The three sub-states would be regionally autonomous and nominally remain under the power of a federal administrative system. This federal system would retain Syrian President Bashar Al-Assad in the beginning, before a less divisive figure took the helm. Assad’s religious sect, Shiite Alawites, would remain in charge of the federal system and have their own zone of influence under the terms of the deal.
The Syrian proposal hearkens back to Vice President Joe Biden’s 2006 proposal to split Iraq into three autonomous sub-states in lieu of pursuing the 2007 troop surge. Biden termed the proposal, “Unity through Autonomy.”
“A final deal will be hard, but stances have shifted,” director general of the Russian International Affairs Council Andrey Kortunov told Reuters.

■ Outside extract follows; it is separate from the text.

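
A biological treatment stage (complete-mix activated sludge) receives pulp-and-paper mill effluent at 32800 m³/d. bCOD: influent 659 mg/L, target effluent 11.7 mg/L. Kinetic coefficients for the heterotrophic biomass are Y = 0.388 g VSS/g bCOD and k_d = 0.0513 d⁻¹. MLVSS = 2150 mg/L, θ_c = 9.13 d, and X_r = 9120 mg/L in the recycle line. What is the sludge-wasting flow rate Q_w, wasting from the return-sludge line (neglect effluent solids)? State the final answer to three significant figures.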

Each of the three countries retains a large geopolitical stake in Syria’s future.
Turkey wants to deny Syria’s Kurdish minority a de-facto state on its border, whom they regard as an existential threat on the same level with the Islamic State. Iran wants to retain a friendly Shiite ally in the region, and remains invested in Assad’s leadership. Russia conversely backs Assad but ultimately wants to retain its basing rights in Syria, and broker a successful deal to signal leadership role in world affairs.
Russia’s current approach is to outline the basic plan in talks and then institute a Syria-wide ceasefire. After a ceasefire is fully in place, the U.S. and its Gulf-Arab allies would be brought into the negotiations to offer input. The lack of a U.S. role in the ceasefire or beginning framework of the talks is a significant embarrassment to the Obama administration.
U.S. Secretary of State John Kerry repeatedly tried to get Russia and Syria to agree to a ceasefire, and a pathway to peace talks. At nearly every instance the peace process broke down, and both Russia and Syria continued their brutal campaign for the city of Aleppo. Aleppo, the largest city inside Syria, is now in the hands of the Assad regime and was a significant victory for Russian forces.
“It’s a very big prize for them if they can show they’re out there in front changing the world,” the UK’s former ambassador to Moscow told Reuters. “We’ve all grown used to the United States doing that and had rather forgotten that Russia used to play at the same level,” he continued.